I go as wide as possible in order to increase the area under the curve relative to essentially the equivalent risk on a narrower spread. There are maths for that, too.
The amzn fly is not very wide compared to its average daily move. Maybe our deffinitions of wide are different. Again, thank you for sharing Des
Without getting into the math; consider the vol-line as a terminal figure vs. persistence. I don’t think that we trade above 1775. It’s a bet on noise/stat-vol.
To trade vol with any degree of success: 1) vol target. Vol as synthetic time. 2) price target. Disregard vol as platy or lepto and wager on a terminal price. 3) passive wing shorts. Spray and pray.

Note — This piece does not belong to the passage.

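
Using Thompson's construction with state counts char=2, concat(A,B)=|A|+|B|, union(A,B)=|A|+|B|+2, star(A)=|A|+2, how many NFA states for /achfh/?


Syntax tree has 5 char leaf(s), 0 union(s), 0 star(s)
chars contribute 5×2 = 10; each union adds +2; each star adds +2
Total: 10 + 0 + 0 = 10 states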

There was a movie a decade ago about time travel. The movie wasn't great as they attempted to introduce General Relativity. Anyway, the duo build a time machine in their house or storage unit, can't recall, and are totally isolated (Heisenberg, etc.). They grab the newspaper for closing quotes and bet on the biggest movers of the day. Far more efficient to construct a fly in any single name pinned to a strike. edit: film was "Primer"
I look forward to seeing how you manage this amzn trade. I am keeping an eye on it. Good luck with that trade. When you look for a stock to pin, does Open interest play a role? Or do you like looking at support/resistance
No, OI doesn't play a role, IMO. It's been debunked and I never gave it any consideration, knowing what I know about flows. I look at a variety of things; breadth, opportunity (bleeding the position on crosses of neutrality), predictive methods.
Those of you with ToS, it is best to put the FLY position in the analyzer and then you can see the profit profile as well as play with the vol shifts to see how position +/-.